Gagajo If he'd been working-class, he'd have been condemned to a life unemployed after an under funded state education.
Why? Over the last two years we have had an extension built, kitchen refitted and currently have some guys in the garden doing landscaping work and laying a patio. As do almost any school leavers in most parts of the country
All the people who have done this work have been pleasant sensible lads, who I doubt would be university material, but they have good jobs, providing a good living.
Unemployment is currently as low as it has been for some time. Of course there are unemployment black spots and industries which are reducing staff, not employing them, but most education leavers, regardless of level, get jobs, and stay employed.
And while the number of people living in poverty is too many and the variation in incomes is too wide. The fact remains that the majority of households in this country have an adequate income.
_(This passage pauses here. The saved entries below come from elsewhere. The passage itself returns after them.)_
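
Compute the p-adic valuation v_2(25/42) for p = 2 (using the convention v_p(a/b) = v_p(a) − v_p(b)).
v_2(25/42) = -1

Factor powers of 2 from the numerator and denominator of the reduced fraction: 25 = 2^0 · 25 and 42 = 2^1 · 21. Apply v_p(a/b) = v_p(a) − v_p(b): v_2(25/42) = 0 − 1 = -1.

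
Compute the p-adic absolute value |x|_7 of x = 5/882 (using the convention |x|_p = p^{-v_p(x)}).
|5/882|_7 = 49

Step 1 — compute v_7(x) by factoring powers of 7 out of the numerator and denominator: v_7(5/882) = -2. Step 2 — apply |x|_p = p^{-v_p(x)} = 7^{2} = 49.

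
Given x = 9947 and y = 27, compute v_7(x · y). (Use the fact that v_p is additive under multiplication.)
v_7(268569) = 3

v_p(x) = 3 (factor: 9947 = 7^3 · 29); v_p(y) = 0 (factor: 27 = 7^0 · 27). Additivity: v_p(xy) = v_p(x) + v_p(y) = 3 + 0 = 3. (Direct check: xy = 268569 = 7^3 · (783).)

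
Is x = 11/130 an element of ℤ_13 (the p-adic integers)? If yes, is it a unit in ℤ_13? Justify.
x ∉ ℤ_13 (v_13(x) = -1 < 0)

ℤ_13 = {x ∈ ℚ_13 : v_13(x) ≥ 0} and ℤ_13^× = {x ∈ ℤ_13 : v_13(x) = 0}. Here v_13(11/130) = v_13(num) − v_13(den) = -1; compare against these criteria.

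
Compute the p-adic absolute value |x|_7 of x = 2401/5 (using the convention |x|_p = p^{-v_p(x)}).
|2401/5|_7 = 1/2401

Step 1 — compute v_7(x) by factoring powers of 7 out of the numerator and denominator: v_7(2401/5) = 4. Step 2 — apply |x|_p = p^{-v_p(x)} = 7^{-4} = 1/2401.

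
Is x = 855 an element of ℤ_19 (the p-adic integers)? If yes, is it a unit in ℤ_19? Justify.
x ∈ ℤ_19 but not a unit; v_19(x) = 1 > 0

ℤ_19 = {x ∈ ℚ_19 : v_19(x) ≥ 0} and ℤ_19^× = {x ∈ ℤ_19 : v_19(x) = 0}. Here v_19(855) = v_19(num) − v_19(den) = 1; compare against these criteria.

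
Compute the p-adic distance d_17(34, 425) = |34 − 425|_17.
d_17(34, 425) = 1/17

Step 1 — x − y = 34 − 425 = -391. Step 2 — v_17(-391) = 1 (factor: -391 = −(17^1 · 23); the sign does not affect v_p). Step 3 — |x − y|_17 = 17^{-1} = 1/17.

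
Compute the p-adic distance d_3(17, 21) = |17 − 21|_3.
d_3(17, 21) = 1

Step 1 — x − y = 17 − 21 = -4. Step 2 — v_3(-4) = 0 (factor: -4 = −(3^0 · 4); the sign does not affect v_p). Step 3 — |x − y|_3 = 3^{0} = 1.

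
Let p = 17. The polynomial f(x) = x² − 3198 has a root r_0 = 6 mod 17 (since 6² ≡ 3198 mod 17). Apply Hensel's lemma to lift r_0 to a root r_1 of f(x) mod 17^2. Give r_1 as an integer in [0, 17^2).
r_1 = 125 (mod 289)

Hensel's recurrence: r_{i+1} = r_i − f(r_i)·(f′(r_i))^{-1} mod 17^{i+2}, with f′(x) = 2x. Iterate:
  r_0 = 6 (mod 17)
  r_1 = 125 (mod 289)
Final: r_1 = 125, and one checks f(r_1) ≡ 0 mod 17^2.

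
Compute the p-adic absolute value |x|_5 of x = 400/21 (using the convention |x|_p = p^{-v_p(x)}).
|400/21|_5 = 1/25

Step 1 — compute v_5(x) by factoring powers of 5 out of the numerator and denominator: v_5(400/21) = 2. Step 2 — apply |x|_p = p^{-v_p(x)} = 5^{-2} = 1/25.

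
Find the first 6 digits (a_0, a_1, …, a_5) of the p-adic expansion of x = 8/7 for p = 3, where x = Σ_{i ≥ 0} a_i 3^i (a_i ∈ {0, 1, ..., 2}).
(a_0, …, a_5) = (2, 1, 0, 2, 1, 2)

v_3(8/7) = 0 (numerator and denominator both coprime to 3), so x ∈ ℤ_3^×. Compute digits iteratively via a_i = x_i mod 3, x_{i+1} = (x_i − a_i)/3, with x_0 = x:
  x_0 = 8/7;  a_0 = 2;  x_1 = (x_0 − 2)/3 = -2/7
  x_1 = -2/7;  a_1 = 1;  x_2 = (x_1 − 1)/3 = -3/7
  x_2 = -3/7;  a_2 = 0;  x_3 = (x_2 − 0)/3 = -1/7
  x_3 = -1/7;  a_3 = 2;  x_4 = (x_3 − 2)/3 = -5/7
  x_4 = -5/7;  a_4 = 1;  x_5 = (x_4 − 1)/3 = -4/7
  x_5 = -4/7;  a_5 = 2;  x_6 = (x_5 − 2)/3 = -6/7
Digits: (2, 1, 0, 2, 1, 2).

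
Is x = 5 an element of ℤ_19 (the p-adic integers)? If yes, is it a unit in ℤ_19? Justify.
x ∈ ℤ_19^× (unit); v_19(x) = 0

ℤ_19 = {x ∈ ℚ_19 : v_19(x) ≥ 0} and ℤ_19^× = {x ∈ ℤ_19 : v_19(x) = 0}. Here v_19(5) = v_19(num) − v_19(den) = 0; compare against these criteria.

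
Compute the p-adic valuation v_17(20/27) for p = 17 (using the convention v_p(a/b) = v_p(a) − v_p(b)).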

Government statistics show that 80% of households have an income in excess of £20,000, 60% have incomes in excess of £30,000, 40% in excess of £40,000. www.ons.gov.uk/peoplepopulationandcommunity/personalandhouseholdfinances/incomeandwealth/bulletins/householddisposableincomeandinequality/financialyearending2021
It is the same with university education. When I went to university in the early 1960s, well less than 10% went to university. Now it is 50%. When that proportion of school leavers go to university, there are going to be a lot of mediocre students getting to university from all kinds of schools, because the whole basis of university education has changed. More school leavers now go to university than did O levels in 1960, when only 20% of children went to grammar schools and outside grammar schools, opportunitities for secondary modern and technical school children to take O levels were few and far between.